Environ 13 % des enfants et adolescents français présentent un trouble anxieux au cours de leur scolarité, avec un pic à l'adolescence (Santé publique France, 2023). Chez l'enfant, l'anxiété s'exprime souvent autrement que chez l'adulte : maux de ventre, refus scolaire, irritabilité, troubles du sommeil ou crises de colère peuvent masquer une détresse psychique.
Cet article aide parents, enseignants et soignants à repérer les formes d'anxiété propres à l'enfance et à l'adolescence (anxiété de séparation, phobie scolaire, TAG, phobie sociale), à distinguer inquiétudes développementales normales et troubles installés, et à orienter vers les prises en charge recommandées par la HAS : TCC adaptée à l'âge, thérapie familiale, et traitement médicamenteux en seconde intention.
Anxiété normale vs pathologique chez l'enfant
Un enfant qui a peur du noir à quatre ans n'est pas anxieux : il est dans son âge. Une adolescente qui appréhende un exposé oral n'est pas malade : elle est humaine.

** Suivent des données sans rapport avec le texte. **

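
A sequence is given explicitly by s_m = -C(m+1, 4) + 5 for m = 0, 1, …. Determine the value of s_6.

C(7, 4) = 35, so s_6 = -30.

-30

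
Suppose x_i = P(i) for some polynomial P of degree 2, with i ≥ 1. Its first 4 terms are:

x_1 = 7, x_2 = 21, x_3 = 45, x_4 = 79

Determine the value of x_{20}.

1983

1st diffs: 14, 24, 34.
2nd diffs: 10, 10 (constant).
Newton forward-difference form: x_i = 7 + 14·C(i-1,1) + 10·C(i-1,2).
At i = 20: i-1 = 19, so x_{20} = 7 + 266 + 1710 = 1983.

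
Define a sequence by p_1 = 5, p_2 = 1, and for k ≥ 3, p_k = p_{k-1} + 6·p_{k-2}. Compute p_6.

Step forward from the initial values:
p_3 = 31;  p_4 = 37;  p_5 = 223;  p_6 = 445.
(Characteristic roots are 3 and -2.)

445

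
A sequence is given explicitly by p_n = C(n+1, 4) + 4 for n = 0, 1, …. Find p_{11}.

499

C(12, 4) = 495, so p_{11} = 499.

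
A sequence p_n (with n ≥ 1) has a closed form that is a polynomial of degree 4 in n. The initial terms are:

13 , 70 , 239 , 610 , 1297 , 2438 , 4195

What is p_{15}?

67787

1st diffs: 57, 169, 371, 687, 1141, 1757.
2nd diffs: 112, 202, 316, 454, 616.
3rd diffs: 90, 114, 138, 162.
4th diffs: 24, 24, 24 (constant).
Newton forward-difference form: p_n = 13 + 57·C(n-1,1) + 112·C(n-1,2) + 90·C(n-1,3) + 24·C(n-1,4).
At n = 15: n-1 = 14, so p_{15} = 13 + 798 + 10192 + 32760 + 24024 = 67787.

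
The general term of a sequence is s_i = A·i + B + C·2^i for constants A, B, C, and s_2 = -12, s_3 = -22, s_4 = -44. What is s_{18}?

-786400

Plug in i = 2, 3, 4: 2A + B + 4C = -12; 3A + B + 8C = -22; 4A + B + 16C = -44.
Subtracting the first from the second: A + 4C = -10.
Subtracting the second from the third: A + 8C = -22.
Solving: C = -3, A = 2, then B = -4.
Hence s_{18} = 2·18 + (-4) + (-3)·262144 = -786400.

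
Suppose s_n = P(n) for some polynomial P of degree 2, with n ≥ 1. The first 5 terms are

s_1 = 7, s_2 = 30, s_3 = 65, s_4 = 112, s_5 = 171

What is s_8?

1st diffs: 23, 35, 47, 59.
2nd diffs: 12, 12, 12 (constant).
Newton forward-difference form: s_n = 7 + 23·C(n-1,1) + 12·C(n-1,2).
At n = 8: n-1 = 7, so s_8 = 7 + 161 + 252 = 420.

420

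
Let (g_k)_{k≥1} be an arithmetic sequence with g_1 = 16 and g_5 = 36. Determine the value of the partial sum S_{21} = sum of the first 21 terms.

1386

Common difference d = (36 - 16) / (5 - 1) = 5.
g_k = 16 + (k - 1)·5.
g_{21} = 116; S = 21·(16 + 116)/2 = 1386.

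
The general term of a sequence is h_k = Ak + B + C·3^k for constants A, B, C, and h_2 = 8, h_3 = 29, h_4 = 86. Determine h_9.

Plug in k = 2, 3, 4: 2A + B + 9C = 8; 3A + B + 27C = 29; 4A + B + 81C = 86.
Subtracting the first from the second: A + 18C = 21.
Subtracting the second from the third: A + 54C = 57.
Solving: C = 1, A = 3, then B = -7.
Hence h_9 = 3·9 + (-7) + 1·19683 = 19703.

19703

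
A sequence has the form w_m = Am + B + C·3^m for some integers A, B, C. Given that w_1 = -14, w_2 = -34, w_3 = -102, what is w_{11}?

The three given values yield: A + B + 3C = -14; 2A + B + 9C = -34; 3A + B + 27C = -102.
Subtracting the first from the second: A + 6C = -20.
Subtracting the second from the third: A + 18C = -68.
Solving: C = -4, A = 4, then B = -6.
Therefore w_{11} = 44 + (-6) + (-4)·177147 = -708550.

-708550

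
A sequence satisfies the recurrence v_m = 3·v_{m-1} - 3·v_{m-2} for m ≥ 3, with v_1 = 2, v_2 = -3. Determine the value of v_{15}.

Applying the relation repeatedly:
v_3 = -15, v_4 = -36, v_5 = -63, …, v_{12} = 2187, v_{13} = 1458, v_{14} = -2187, v_{15} = -10935.

-10935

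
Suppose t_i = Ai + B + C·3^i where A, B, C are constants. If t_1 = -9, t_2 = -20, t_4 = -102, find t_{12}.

At i = 1, 2, 4: A + B + 3C = -9; 2A + B + 9C = -20; 4A + B + 81C = -102.
Subtracting the first from the second: A + 6C = -11.
Subtracting the second from the third: 2A + 72C = -82.
Solving: C = -1, A = -5, then B = -1.
So t_i = -5·i + (-1) + (-1)·3^i; at i=12 this is -531502.

-531502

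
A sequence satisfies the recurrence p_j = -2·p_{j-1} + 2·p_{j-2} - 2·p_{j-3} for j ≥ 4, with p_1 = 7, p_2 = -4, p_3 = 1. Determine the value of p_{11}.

Iterate the recurrence:
p_4 = -24, p_5 = 58, p_6 = -166, p_7 = 496, p_8 = -1440, p_9 = 4204, p_{10} = -12280, p_{11} = 35848.

35848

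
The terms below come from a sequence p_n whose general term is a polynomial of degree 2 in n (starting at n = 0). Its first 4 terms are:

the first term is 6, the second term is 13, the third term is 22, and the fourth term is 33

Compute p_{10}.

166

1st diffs: 7, 9, 11.
2nd diffs: 2, 2 (constant).
So p_n = n^2 + 6n + 6.
Evaluating at n = 10 gives p_{10} = 166.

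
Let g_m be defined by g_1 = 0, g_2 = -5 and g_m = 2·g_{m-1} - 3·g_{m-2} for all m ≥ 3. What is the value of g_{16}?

-13145

Step forward from the initial values:
g_3 = -10;  g_4 = -5;  g_5 = 20;  …;  g_{13} = 2300;  g_{14} = 655;  g_{15} = -5590;  g_{16} = -13145.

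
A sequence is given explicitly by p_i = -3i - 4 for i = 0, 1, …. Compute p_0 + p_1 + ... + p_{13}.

Over i = 0..13: Σi = 91.
Total = (-3)·91 + (-4)·14 = -329.

-329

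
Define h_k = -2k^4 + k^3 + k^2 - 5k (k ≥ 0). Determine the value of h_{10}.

-18950

h_{10} = -2·10^4 + 1·10^3 + 1·10^2 - 5·10 = -18950.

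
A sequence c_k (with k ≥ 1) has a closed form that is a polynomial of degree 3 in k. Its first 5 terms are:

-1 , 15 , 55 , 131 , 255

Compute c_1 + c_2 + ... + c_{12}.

12264

1st diffs: 16, 40, 76, 124.
2nd diffs: 24, 36, 48.
3rd diffs: 12, 12 (constant).
Newton forward-difference form: c_k = -1 + 16·C(k-1,1) + 24·C(k-1,2) + 12·C(k-1,3).
Continuing: …, 439, 695, 1035, 1471, …, c_{12} = 3475.
Summing k = 1..12 (12 terms) gives 12264.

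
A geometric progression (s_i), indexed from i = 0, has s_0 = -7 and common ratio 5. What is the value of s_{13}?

-8544921875

s_i = (-7)·5^(i-0).
s_{13} = (-7)·5^13 = -8544921875.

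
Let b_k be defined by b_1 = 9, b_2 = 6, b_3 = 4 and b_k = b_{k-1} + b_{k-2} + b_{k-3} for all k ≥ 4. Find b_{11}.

Step forward from the initial values:
b_4 = 19; b_5 = 29; b_6 = 52; b_7 = 100; b_8 = 181; b_9 = 333; b_{10} = 614; b_{11} = 1128.

1128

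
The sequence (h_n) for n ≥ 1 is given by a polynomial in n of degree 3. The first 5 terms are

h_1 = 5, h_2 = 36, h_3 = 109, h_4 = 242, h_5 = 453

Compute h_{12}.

5626

1st diffs: 31, 73, 133, 211.
2nd diffs: 42, 60, 78.
3rd diffs: 18, 18 (constant).
Newton forward-difference form: h_n = 5 + 31·C(n-1,1) + 42·C(n-1,2) + 18·C(n-1,3).
At n = 12: n-1 = 11, so h_{12} = 5 + 341 + 2310 + 2970 = 5626.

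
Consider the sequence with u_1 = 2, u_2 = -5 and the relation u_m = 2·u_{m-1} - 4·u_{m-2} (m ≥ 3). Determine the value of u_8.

Applying the relation repeatedly:
u_3 = -18  u_4 = -16  u_5 = 40  u_6 = 144  u_7 = 128  u_8 = -320.

-320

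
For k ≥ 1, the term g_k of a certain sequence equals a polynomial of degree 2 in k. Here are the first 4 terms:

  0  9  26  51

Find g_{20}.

1st diffs: 9, 17, 25.
2nd diffs: 8, 8 (constant).
Newton forward-difference form: g_k = 9·C(k-1,1) + 8·C(k-1,2).
At k = 20: k-1 = 19, so g_{20} = 171 + 1368 = 1539.

1539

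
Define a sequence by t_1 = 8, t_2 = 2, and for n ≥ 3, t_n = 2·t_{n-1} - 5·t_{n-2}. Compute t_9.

-5224

Applying the relation repeatedly:
t_3 = -36, t_4 = -82, t_5 = 16, t_6 = 442, t_7 = 804, t_8 = -602, t_9 = -5224.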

La peur accompagne chaque étape du développement : séparation, socialisation, puberté, autonomie. La vraie question n'est donc jamais « mon enfant a-t-il peur ? », mais « cette peur l'empêche-t-elle de grandir ? ».
Trois critères pour basculer vers le pathologique
- Durée — une inquiétude qui dure plus de 4 à 6 semaines sans s'atténuer.
- Intensité — des manifestations physiques ou émotionnelles disproportionnées par rapport au déclencheur.
- Retentissement — l'enfant évite l'école, renonce à ses activités, s'isole, perd le sommeil, décroche scolairement.
Ce que disent les chiffres
Selon Santé publique France (2023), environ 13 % des 11-17 ans présentent un trouble anxieux caractérisé. Près d'un enfant sur cinq connaîtra un épisode anxieux significatif avant 18 ans.
Ces chiffres ont bondi de 40 % depuis la période post-Covid. L'anxiété est aujourd'hui le premier motif de consultation en pédopsychiatrie, devant les troubles du comportement.
Un cerveau encore en chantier
Le cerveau d'un enfant n'est pas un cerveau d'adulte en miniature. Le cortex préfrontal, siège de la régulation émotionnelle, ne finit sa maturation que vers 25 ans (INSERM, 2017).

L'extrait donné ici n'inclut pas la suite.